Ingredients
1 Butternut Squash
2 Cloves of garlic
Olive oil
1 red chilli
A few strands of Very Lazy Ginger (adapt amount according to your own taste)
900ml of vegetable stock (made with a stock cube)
Sea Salt
Method
1. Slice a butternut squash length ways and scoop out the seeds.
2. Place the squash halves on a baking tray and make criss-cross slices in the flesh (make sure your criss-cross slices are fairly deep. I didn't make mine deep enough & it didn't cook as quickly as it should have).
3. Drizzle both halves with olive oil & season with salt.
4. Place a clove of garlic (unpeeled) in each hollow.
5. Cook the butternut squash at 190 degrees for around 30 minutes.
6. While the butternut squash is roasting, heat some olive oil in your soup pan, chop an onion and lightly fry it on low heat for about 10-15 mins until soft but not brown.
7. After 30 minutes, take your butternut squash out of the oven and scoop out the flesh (I used a dessert spoon for this part).
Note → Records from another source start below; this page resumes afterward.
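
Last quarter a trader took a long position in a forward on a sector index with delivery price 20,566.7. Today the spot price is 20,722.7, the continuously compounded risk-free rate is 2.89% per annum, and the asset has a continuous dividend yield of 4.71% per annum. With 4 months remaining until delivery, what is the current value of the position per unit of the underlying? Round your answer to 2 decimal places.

Current fair forward for the remaining 4 months: F = S·e^((r − q)·T), (r − q) = 0.0289 − 0.0471 = -0.0182
F = 20722.7 · e^(-0.0182 × 4/12) = 20722.7 × 0.99395170 = 20597.3629
Value of long forward = (F − K)·e^(−rT) = (20597.3629 − 20566.7) · e^(−0.0289·4/12)
= 30.6629 × 0.99041292 = 30.37

30.37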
Place the flesh into the pan with the onion. Peel the garlic cloves and add them to the pan also.
8. De-seed and finely chop the chilli and add this to the pan along with the ginger.
9. Add the vegetable stock and stir thoroughly before pouring into a blender and whizzing until smooth.
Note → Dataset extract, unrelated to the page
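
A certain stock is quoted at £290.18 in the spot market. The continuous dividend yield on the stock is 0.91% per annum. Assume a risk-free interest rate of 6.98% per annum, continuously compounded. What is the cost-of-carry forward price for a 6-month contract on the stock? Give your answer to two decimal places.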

10. I poured the mixture back into the soup pan and let it simmer for a couple of minutes before serving.
If you are particularly concerned about the fat content of the olive oil you could use fry light spray instead. The original recipe also recommends frying the onions in butter as well as olive oil and using a swirl of coconut milk as a garnish. I chose to omit these to reduce fat but each to their own.
This soup is really warming, making it perfect for Autumn/Winter. Make & enjoy!